Coming up in the House of Assembly
Two key reform Bills are on the Order Paper:
• Zimbabwe Human Rights Commission Bill – for the Committee Stage [amendments to the Bill have been tabled by the Minister of Justice and Legal Affairs to take account of objections raised by the PLC in its conditional non-adverse report]
• Electoral Amendment Bill – for consideration of the PLC’s adverse report, which will be presented by the PLC chairman Hon Shepherd Mushonga. If the report is adopted, either wholly or partly, the Bill will have to be amended to remove the inconsistencies with the Constitution identified by the House.
Other Bills that may come up are:
• National Incomes and Pricing Commission Amendment Bill – for the Second Reading speech by the Minister of Industry and Commerce
• Older Persons Bill – for the Second Reading speech by the Minister of Labour and Social Welfare, following the PLC’s non-adverse report.
• Proposed Private Member’s Bill to repeal section 121(3) of Criminal Procedure and Evidence Act – for continuation of debate on Hon Gonese’s motion requesting leave to introduce this Bill. [It remains to be seen whether there will be progress, given the Minister of Local Government, Rural and Urban Development’s application to the Supreme Court for a ruling on his argument that Private Member’s Bills cannot be brought up while the GPA continues in force.]
The only new motion is a condolence motion on the death of Hon Betty Chikava, the MP for Mount Darwin. Other items on the Order Paper are for continuation of debates already started.
Question Time – Wednesday
Questions without notice will take up the first hour on Wednesday afternoon. The next hour is set aside for written questions with notice; 40 await responses from Ministers, several of them dating back to October last year. More recent questions include two for the Minister of Finance, on the Reserve Bank’s apparent continued involvement in “quasi-fiscal” mining operations, and on delays in the appointment of a substantive Commissioner-General for the Zimbabwe Revenue Authority; one for the Minister of Media, Information and Publicity on why the Broadcasting Authority Board has not been regularised; and one for the Minister of Youth Development, Indigenisation and Empowerment on whether small-scale Chinese- and Nigerian-owned industries are sub ject toindigenisation.
Government Gazette 25th May to 1st June
Acts or Bills gazetted: None
Suspension of NSSA SI 145/2011 re pension contributions and benefits SI 97/2012, gazetted on 28th May but backdated to 1st January, suspends until further notice the new contribution rates and pension benefits that were gazetted in SI 145/2011.

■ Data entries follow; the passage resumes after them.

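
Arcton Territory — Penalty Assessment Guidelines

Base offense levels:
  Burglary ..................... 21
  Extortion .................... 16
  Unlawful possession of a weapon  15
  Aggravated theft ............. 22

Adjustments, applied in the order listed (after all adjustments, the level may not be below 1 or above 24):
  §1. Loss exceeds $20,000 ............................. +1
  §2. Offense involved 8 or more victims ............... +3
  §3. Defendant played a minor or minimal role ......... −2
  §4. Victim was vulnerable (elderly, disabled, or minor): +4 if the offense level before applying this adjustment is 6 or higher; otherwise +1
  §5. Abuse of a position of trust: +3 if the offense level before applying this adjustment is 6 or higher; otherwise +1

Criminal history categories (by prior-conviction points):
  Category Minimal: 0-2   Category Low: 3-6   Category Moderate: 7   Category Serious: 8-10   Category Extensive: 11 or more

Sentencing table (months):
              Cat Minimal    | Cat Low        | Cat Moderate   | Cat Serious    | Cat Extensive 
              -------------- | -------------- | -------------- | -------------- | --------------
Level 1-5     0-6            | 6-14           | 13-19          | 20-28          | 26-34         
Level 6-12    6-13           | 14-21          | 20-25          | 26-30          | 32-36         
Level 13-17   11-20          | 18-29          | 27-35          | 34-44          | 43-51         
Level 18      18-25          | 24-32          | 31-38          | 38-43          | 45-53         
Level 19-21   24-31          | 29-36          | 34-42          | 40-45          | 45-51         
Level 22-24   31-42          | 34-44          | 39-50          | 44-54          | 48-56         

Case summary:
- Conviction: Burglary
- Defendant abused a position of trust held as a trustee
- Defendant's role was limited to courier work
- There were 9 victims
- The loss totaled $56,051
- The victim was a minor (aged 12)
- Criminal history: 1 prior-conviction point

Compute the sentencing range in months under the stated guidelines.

31-42 months

Base offense level for burglary: 21.
§1 applies: 21 + 1 = 22.
§2 applies: 22 + 3 = 25.
§3 applies: 25 − 2 = 23.
§4 applies (level before this adjustment is 23 ≥ 6, so +4): 23 + 4 = 27.
§5 applies (level before this adjustment is 27 ≥ 6, so +3): 27 + 3 = 30.
Level 30 exceeds the maximum of 24; capped at 24.
Final offense level: 24.
Criminal history: 1 prior point → Category Minimal (0-2).
Level 24 falls in the 22-24 band.
Grid: Level 22-24 × Category Minimal = 31-42 months.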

Collective bargaining agreements Leather and Shoe, Sports Equipment, Animal Skin Processing, Taxidermy, Leather Goods;, Travel Goods manufacturing undertaking [SI 92/2012]; Electronics, Communications and Allied industry [SI 94/2012]; Textile industry [SI 95/2012, correcting errors in SI 77/2012]

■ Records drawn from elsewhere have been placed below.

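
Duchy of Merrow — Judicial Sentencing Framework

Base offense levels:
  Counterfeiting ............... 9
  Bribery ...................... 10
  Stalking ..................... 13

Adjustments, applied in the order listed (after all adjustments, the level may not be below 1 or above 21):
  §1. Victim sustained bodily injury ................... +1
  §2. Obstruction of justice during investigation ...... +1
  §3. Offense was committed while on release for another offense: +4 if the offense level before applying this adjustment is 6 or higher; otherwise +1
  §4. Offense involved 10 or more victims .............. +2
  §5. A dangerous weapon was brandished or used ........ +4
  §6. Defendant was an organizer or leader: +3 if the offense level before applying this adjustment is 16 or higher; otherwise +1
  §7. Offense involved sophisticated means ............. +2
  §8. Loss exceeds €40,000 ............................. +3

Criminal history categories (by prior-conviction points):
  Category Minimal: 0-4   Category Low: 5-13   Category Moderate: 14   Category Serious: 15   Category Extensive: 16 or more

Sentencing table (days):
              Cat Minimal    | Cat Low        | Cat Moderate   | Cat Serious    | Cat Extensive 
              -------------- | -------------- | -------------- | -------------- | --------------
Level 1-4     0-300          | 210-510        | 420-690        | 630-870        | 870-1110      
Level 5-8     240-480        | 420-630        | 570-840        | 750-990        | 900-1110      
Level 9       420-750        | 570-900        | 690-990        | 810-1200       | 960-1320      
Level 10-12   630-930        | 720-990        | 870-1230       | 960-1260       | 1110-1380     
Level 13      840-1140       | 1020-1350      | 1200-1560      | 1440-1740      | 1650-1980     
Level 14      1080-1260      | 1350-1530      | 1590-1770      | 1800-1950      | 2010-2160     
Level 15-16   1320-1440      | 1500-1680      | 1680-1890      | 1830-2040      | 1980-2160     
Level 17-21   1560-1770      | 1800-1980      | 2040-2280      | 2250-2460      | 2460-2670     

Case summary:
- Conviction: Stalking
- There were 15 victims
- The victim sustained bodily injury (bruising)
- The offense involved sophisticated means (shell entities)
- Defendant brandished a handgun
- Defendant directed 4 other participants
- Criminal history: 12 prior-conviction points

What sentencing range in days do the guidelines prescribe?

Base offense level for stalking: 13.
§1 applies: 13 + 1 = 14.
§2 does not apply.
§4 applies: 14 + 2 = 16.
§5 applies: 16 + 4 = 20.
§6 applies (level before this adjustment is 20 ≥ 16, so +3): 20 + 3 = 23.
§7 applies: 23 + 2 = 25.
§8 does not apply.
Level 25 exceeds the maximum of 21; capped at 21.
Final offense level: 21.
Criminal history: 12 prior points → Category Low (5-13).
Level 21 falls in the 17-21 band.
Grid: Level 17-21 × Category Low = 1800-1980 days.

1800-1980 days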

Local authority rents and charges by-laws Chipinge Town Council [SI 93/2012]
Other local authority by-laws New Mberengwa Rural District Council by-laws control land use and conservation [SI 99/2012] and fishing.
Prisoners’ diet schedule SI 96/2012 [replacing the schedule gazetted in SI 149/2011]
Civil aviation security SI 98/2012 amends numerous definitions in the principal regulations gazetted in SI 207/2006.
Resettlement areas placed under Chiefs GN 175/2012 declares an area of resettlement land in Insiza district to be under the authority of Chief Jahana in terms of section 29 of the Traditional Leaders Act. GN 176/2012 makes a similar declaration for resettlement land in the Hwedza district placed under the authority of Chief Nyahuye Wasvosve.